Another study looked at menopausal insomnia, this time comparing true acupuncture with a specific point protocol to a benzodiazepine anti-anxiety pharmaceutical, alprazolam (Xanax). This study included 128 menopausal females in a Beijing hospital who received acupuncture 5 days consecutively followed by a two-day break for 2 months. Results were measured by the PSQI. The researchers found acupuncture to be slightly more effective than Xanax for menopausal insomnia. (2)
A similar study done by Memorial Sloan Kettering Cancer Center and UPENN looked at breast cancer survivors with hot flashes and insomnia. True acupuncture/electroacupuncture was compared against gabapentin (Neurontin) and venlafaxine (Effexor). The researchers found acupuncture was better than the drugs in significantly improving sleep duration and sleep latency (time to fall asleep), as well as reducing hot flash frequency.

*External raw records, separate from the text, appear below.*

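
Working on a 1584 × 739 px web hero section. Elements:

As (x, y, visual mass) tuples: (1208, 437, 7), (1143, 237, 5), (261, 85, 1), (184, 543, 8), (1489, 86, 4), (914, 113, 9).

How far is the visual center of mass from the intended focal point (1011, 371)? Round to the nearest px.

≈ 147 px

Σw = 7 + 5 + 1 + 8 + 4 + 9 = 34.
x: (7·1208 + 5·1143 + 1·261 + 8·184 + 4·1489 + 9·914) / 34 = 30086 / 34 ≈ 884.88
y: (7·437 + 5·237 + 1·85 + 8·543 + 4·86 + 9·113) / 34 = 10034 / 34 ≈ 295.12
From (1011, 371): dx = -126.12, dy = -75.88, so the distance is √(dx²+dy²) ≈ 147.19.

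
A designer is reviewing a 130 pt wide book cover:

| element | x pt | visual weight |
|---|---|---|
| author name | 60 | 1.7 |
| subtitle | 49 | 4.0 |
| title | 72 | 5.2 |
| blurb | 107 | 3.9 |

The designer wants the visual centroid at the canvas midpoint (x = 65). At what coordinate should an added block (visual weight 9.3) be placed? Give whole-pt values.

x ≈ 51

New total weight: (1.7 + 4.0 + 5.2 + 3.9) + 9.3 = 24.1.
x: need Σw·x = 24.1·65 = 1566.5. Existing = 1.7·60 + 4.0·49 + 5.2·72 + 3.9·107 = 1089.7. Remainder 476.8 / 9.3 ≈ 51.27.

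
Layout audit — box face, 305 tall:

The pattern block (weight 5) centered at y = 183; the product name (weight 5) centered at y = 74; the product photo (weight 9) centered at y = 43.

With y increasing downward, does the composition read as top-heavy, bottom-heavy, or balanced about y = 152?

Weights sum to 5 + 5 + 9 = 19.
y: (5·183 + 5·74 + 9·43) / 19 = 1672 / 19 ≈ 88.00
88.0 vs midline 152 → top-heavy.

top-heavy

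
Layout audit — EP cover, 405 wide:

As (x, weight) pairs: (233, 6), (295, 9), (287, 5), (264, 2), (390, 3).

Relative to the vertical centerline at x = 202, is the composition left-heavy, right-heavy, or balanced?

right-heavy

Total weight = 6 + 9 + 5 + 2 + 3 = 25.
x: (6·233 + 9·295 + 5·287 + 2·264 + 3·390) / 25 = 7186 / 25 ≈ 287.44
Since 287.4 is right of 202, the composition reads right-heavy.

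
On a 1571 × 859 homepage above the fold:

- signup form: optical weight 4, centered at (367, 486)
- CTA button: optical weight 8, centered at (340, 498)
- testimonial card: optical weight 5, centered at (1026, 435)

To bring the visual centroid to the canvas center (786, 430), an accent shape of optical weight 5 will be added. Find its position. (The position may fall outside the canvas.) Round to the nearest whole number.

After adding the accent shape, total weight = 4 + 8 + 5 + 5 = 22.
x: target moment 22×786 = 17292; current 4·367 + 8·340 + 5·1026 = 9318; the accent shape supplies 7974, so x = 7974/5 ≈ 1594.80.
y: target moment 22×430 = 9460; current 4·486 + 8·498 + 5·435 = 8103; the accent shape supplies 1357, so y = 1357/5 ≈ 271.40.

(1595, 271)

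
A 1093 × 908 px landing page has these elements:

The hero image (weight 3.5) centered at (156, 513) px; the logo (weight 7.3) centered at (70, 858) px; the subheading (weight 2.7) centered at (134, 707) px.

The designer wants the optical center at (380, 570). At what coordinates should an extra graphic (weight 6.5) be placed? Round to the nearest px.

(951, 220)

After adding the extra graphic, total weight = 3.5 + 7.3 + 2.7 + 6.5 = 20.0.
x: target moment 20.0×380 = 7600.0; current 3.5·156 + 7.3·70 + 2.7·134 = 1418.8; the extra graphic supplies 6181.2, so x = 6181.2/6.5 ≈ 950.95.
y: target moment 20.0×570 = 11400.0; current 3.5·513 + 7.3·858 + 2.7·707 = 9967.8; the extra graphic supplies 1432.2, so y = 1432.2/6.5 ≈ 220.34.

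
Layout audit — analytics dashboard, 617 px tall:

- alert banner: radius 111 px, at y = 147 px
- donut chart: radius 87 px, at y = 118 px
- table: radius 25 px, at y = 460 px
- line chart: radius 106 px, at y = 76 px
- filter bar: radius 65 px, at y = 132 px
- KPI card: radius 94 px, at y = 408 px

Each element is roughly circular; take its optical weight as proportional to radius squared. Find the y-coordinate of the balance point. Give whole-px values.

y ≈ 179

Weights ∝ r²: alert banner 111² = 12321, donut chart 87² = 7569, table 25² = 625, line chart 106² = 11236, filter bar 65² = 4225, KPI card 94² = 8836; Σw = 44812.
y-moment: 12321·147 + 7569·118 + 625·460 + 11236·76 + 4225·132 + 8836·408 = 8008553; centroid 8008553/44812 ≈ 178.71.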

The acupuncture group had no issues with side effects compared to the drug control group (dizzy, fatigue, dry mouth, constipation, headaches).
As an acupuncturist, I see insomnia cases daily, and they are all unique in their own way- anxiety, menopause, toxicity of news, etc. Most often, insomniacs respond very well to acupuncture.
- Huang, W., Johnson, T., Kutner, N., Halpin, S., Weiss, P., Griffiths, P. and Bliwise, D., 2018. Acupuncture for treatment of persistent disturbed sleep: A randomized clinical trial in veterans with mild traumatic brain injury and post-traumatic stress disorder. Annals of Physical and Rehabilitation Medicine, 61, p.e89.
- Li, O., and F. Wang. “Acupuncture at back-shu points of five zang, Geshu (BL 17) and Shenmen (HT 7) for the treatment of menopausal insomnia.” Zhongguo zhen jiu= Chinese acupuncture & moxibustion 38, no. 5 (2018): 4693.
- Garland, Sheila N., Sharon X. Xie, Qing Li, Christina Seluzicki, Coby Basal, and Jun J. Mao. “Comparative effectiveness of electro-acupuncture versus gabapentin for sleep disturbances in breast cancer survivors with hot flashes: a randomized trial.” Menopause 24, no. 5 (2017): 517-523.